# How can I keep the wasps out?



## 000 (Apr 12, 2014)

Here are some pictures of where I think a plague of wasps are entering from. (Well just a wasp or 2 per day, nonetheless very annoying).

The first 2 pictures have no red arrows or circles to indicate where I think they're entering from so let me briefly explain: they may be entering between the top and bottom parts of the window because there is a gap between these cheap windows when you open them.

here is an album of all the photos:
http://s1152.photobucket.com/user/effort1/library/wasp problems

The bottom of my doors have some solid metal door cover that is completely useless, but I am not allows to remove them.

The bubble wrap on the windows was put up to provide privacy while still letting the light in.
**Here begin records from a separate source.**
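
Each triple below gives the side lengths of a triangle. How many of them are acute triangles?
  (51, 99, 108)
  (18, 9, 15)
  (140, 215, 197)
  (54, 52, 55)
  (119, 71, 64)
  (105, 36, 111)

3

(51,99,108): 51²+99² = 12402 > 11664 = 108² → acute
(18,9,15): 9²+15² = 306 < 324 = 18² → obtuse
(140,215,197): 140²+197² = 58409 > 46225 = 215² → acute
(54,52,55): 52²+54² = 5620 > 3025 = 55² → acute
(119,71,64): 64²+71² = 9137 < 14161 = 119² → obtuse
(105,36,111): 36²+105² = 12321 = 111² → right
3 of the 6 are acute.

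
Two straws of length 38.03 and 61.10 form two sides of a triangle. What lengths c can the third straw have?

23.07 < c < 99.13

By the triangle inequality, c must be less than 38.03 + 61.10 = 99.13 and greater than |38.03 − 61.10| = 23.07.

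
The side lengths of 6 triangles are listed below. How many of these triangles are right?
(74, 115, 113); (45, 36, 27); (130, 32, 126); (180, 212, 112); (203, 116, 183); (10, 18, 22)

(74,115,113): 74²+113² = 18245 > 13225 = 115² → acute
(45,36,27): 27²+36² = 2025 = 45² → right
(130,32,126): 32²+126² = 16900 = 130² → right
(180,212,112): 112²+180² = 44944 = 212² → right
(203,116,183): 116²+183² = 46945 > 41209 = 203² → acute
(10,18,22): 10²+18² = 424 < 484 = 22² → obtuse
3 of the 6 are right.

3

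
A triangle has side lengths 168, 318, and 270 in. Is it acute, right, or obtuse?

Compare the square of the longest side to the sum of squares of the other two: 168² + 270² = 101124 = 318².

right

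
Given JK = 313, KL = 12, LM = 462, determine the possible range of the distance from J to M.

The maximum is all hops collinear in one direction: 313 + 12 + 462 = 787.
The longest hop is 462; the others sum to 325. Folding the others back against it leaves at least 462 − 325 = 137.

137 ≤ JM ≤ 787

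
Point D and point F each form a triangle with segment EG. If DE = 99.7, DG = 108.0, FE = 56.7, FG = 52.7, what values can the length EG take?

From triangle DEG: |99.7 − 108.0| < EG < 99.7 + 108.0, i.e. 8.3 < EG < 207.7.
From triangle FEG: 4.0 < EG < 109.4.
Both must hold, so EG lies in the intersection.

8.3 < EG < 109.4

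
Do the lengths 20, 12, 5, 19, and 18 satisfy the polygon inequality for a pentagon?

Yes

A pentagon exists iff every side is shorter than the sum of the others — equivalently, the longest side is less than the sum of the rest.
Longest side 20 < 54 (sum of the remaining 4), so yes.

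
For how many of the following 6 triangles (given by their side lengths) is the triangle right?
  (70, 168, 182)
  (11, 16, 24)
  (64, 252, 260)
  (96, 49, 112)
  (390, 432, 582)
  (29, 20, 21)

4

(70,168,182): 70²+168² = 33124 = 182² → right
(11,16,24): 11²+16² = 377 < 576 = 24² → obtuse
(64,252,260): 64²+252² = 67600 = 260² → right
(96,49,112): 49²+96² = 11617 < 12544 = 112² → obtuse
(390,432,582): 390²+432² = 338724 = 582² → right
(29,20,21): 20²+21² = 841 = 29² → right
4 of the 6 are right.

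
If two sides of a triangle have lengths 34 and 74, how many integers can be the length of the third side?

67

The third side lies in the open interval (40, 108).
Integers from 41 to 107 inclusive: 107 − 41 + 1 = 67.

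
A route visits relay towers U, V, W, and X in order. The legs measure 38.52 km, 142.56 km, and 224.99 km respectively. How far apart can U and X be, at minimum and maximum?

43.91 ≤ UX ≤ 406.07 km

The maximum is all hops collinear in one direction: 38.52 + 142.56 + 224.99 = 406.07.
The longest hop is 224.99; the others sum to 181.08. Folding the others back against it leaves at least 224.99 − 181.08 = 43.91.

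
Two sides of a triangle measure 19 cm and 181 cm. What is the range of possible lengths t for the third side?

162 < t < 200

By the triangle inequality, t must be less than 19 + 181 = 200 and greater than |19 − 181| = 162.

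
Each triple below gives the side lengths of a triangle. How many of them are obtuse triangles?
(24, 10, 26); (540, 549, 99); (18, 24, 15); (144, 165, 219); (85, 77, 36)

1

(24,10,26): 10²+24² = 676 = 26² → right
(540,549,99): 99²+540² = 301401 = 549² → right
(18,24,15): 15²+18² = 549 < 576 = 24² → obtuse
(144,165,219): 144²+165² = 47961 = 219² → right
(85,77,36): 36²+77² = 7225 = 85² → right
1 of the 5 is obtuse.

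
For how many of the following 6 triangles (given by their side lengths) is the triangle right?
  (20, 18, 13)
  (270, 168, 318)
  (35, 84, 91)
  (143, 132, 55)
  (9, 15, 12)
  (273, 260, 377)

(20,18,13): 13²+18² = 493 > 400 = 20² → acute
(270,168,318): 168²+270² = 101124 = 318² → right
(35,84,91): 35²+84² = 8281 = 91² → right
(143,132,55): 55²+132² = 20449 = 143² → right
(9,15,12): 9²+12² = 225 = 15² → right
(273,260,377): 260²+273² = 142129 = 377² → right
5 of the 6 are right.

5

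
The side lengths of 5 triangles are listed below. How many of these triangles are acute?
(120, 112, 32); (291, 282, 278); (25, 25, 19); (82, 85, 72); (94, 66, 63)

3

(120,112,32): 32²+112² = 13568 < 14400 = 120² → obtuse
(291,282,278): 278²+282² = 156808 > 84681 = 291² → acute
(25,25,19): 19²+25² = 986 > 625 = 25² → acute
(82,85,72): 72²+82² = 11908 > 7225 = 85² → acute
(94,66,63): 63²+66² = 8325 < 8836 = 94² → obtuse
3 of the 5 are acute.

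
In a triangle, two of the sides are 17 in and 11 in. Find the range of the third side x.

By the triangle inequality, x must be less than 17 + 11 = 28 and greater than |17 − 11| = 6.

6 < x < 28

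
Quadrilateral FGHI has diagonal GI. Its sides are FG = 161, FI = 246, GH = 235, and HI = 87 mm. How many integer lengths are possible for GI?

173

From triangle FGI: 85 < GI < 407.
From triangle HGI: 148 < GI < 322.
Intersection: 148 < GI < 322, so integers 149 through 321: 173 values.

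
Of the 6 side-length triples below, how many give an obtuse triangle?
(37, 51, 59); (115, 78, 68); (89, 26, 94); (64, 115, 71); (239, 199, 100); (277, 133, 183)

(37,51,59): 37²+51² = 3970 > 3481 = 59² → acute
(115,78,68): 68²+78² = 10708 < 13225 = 115² → obtuse
(89,26,94): 26²+89² = 8597 < 8836 = 94² → obtuse
(64,115,71): 64²+71² = 9137 < 13225 = 115² → obtuse
(239,199,100): 100²+199² = 49601 < 57121 = 239² → obtuse
(277,133,183): 133²+183² = 51178 < 76729 = 277² → obtuse
5 of the 6 are obtuse.

5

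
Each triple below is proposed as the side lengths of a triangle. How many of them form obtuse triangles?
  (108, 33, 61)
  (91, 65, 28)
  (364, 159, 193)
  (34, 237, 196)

1

(108,33,61): 33+61 ≤ 108, not a triangle
(91,65,28): 28²+65² = 5009 < 8281 = 91² → obtuse
(364,159,193): 159+193 ≤ 364, not a triangle
(34,237,196): 34+196 ≤ 237, not a triangle
1 of the 4 is obtuse.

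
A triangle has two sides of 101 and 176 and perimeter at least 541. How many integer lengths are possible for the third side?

13

Triangle inequality: 75 < x < 277. Perimeter ≥ 541 gives x ≥ 541 − 101 − 176 = 264.
So 264 ≤ x < 277; integers 264 through 276: 13 values.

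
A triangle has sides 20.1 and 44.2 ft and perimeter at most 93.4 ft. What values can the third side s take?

24.1 < s ≤ 29.1

Triangle inequality alone gives 24.1 < s < 64.3.
The perimeter condition gives s ≤ 93.4 − 20.1 − 44.2 = 29.1.
Intersecting the two: 24.1 < s ≤ 29.1.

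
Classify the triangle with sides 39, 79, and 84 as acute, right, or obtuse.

acute

Compare the square of the longest side to the sum of squares of the other two: 39² + 79² = 7762 > 7056 = 84².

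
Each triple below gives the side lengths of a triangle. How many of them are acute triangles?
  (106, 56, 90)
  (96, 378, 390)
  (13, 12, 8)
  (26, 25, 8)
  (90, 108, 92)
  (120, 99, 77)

4

(106,56,90): 56²+90² = 11236 = 106² → right
(96,378,390): 96²+378² = 152100 = 390² → right
(13,12,8): 8²+12² = 208 > 169 = 13² → acute
(26,25,8): 8²+25² = 689 > 676 = 26² → acute
(90,108,92): 90²+92² = 16564 > 11664 = 108² → acute
(120,99,77): 77²+99² = 15730 > 14400 = 120² → acute
4 of the 6 are acute.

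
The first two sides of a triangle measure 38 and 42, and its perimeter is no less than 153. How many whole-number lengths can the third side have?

7

Triangle inequality: 4 < x < 80. Perimeter ≥ 153 gives x ≥ 153 − 38 − 42 = 73.
So 73 ≤ x < 80; integers 73 through 79: 7 values.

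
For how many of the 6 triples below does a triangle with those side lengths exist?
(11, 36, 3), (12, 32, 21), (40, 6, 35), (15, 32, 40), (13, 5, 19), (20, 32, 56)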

LAST YEAR, The maintenance guy claims he found a large nest a few apartments to the side of me, which was causing a real problem with the same species of wasps that are bothering me this year. They look like yellow jackets on steroids.

So, my question, once again, is: how do I seal up these things so the wasps cant get in? I'm also going to have a small air conditioner put in one of the windows which will leave many, many small gaps where the wasps could enter.

THANKS FOR YOUR TIME!!!


----------



## gregzoll (Dec 25, 2006)

Go to your local Public Health department and complain that the management is not taking care of the nuisance. There are traps that they can set up to help eliminate them. There is also safe sprays that can be used.

Wasps are looking for food sources or water. Is why they are trying to get inside.


----------



## 000 (Apr 12, 2014)

SORRY! I meant to write 1 or 2 per WEEK not per day.


----------



## 000 (Apr 12, 2014)

anyone?


----------



## IslandGuy (Jan 30, 2014)

Fix the holes that are allowing them in.


----------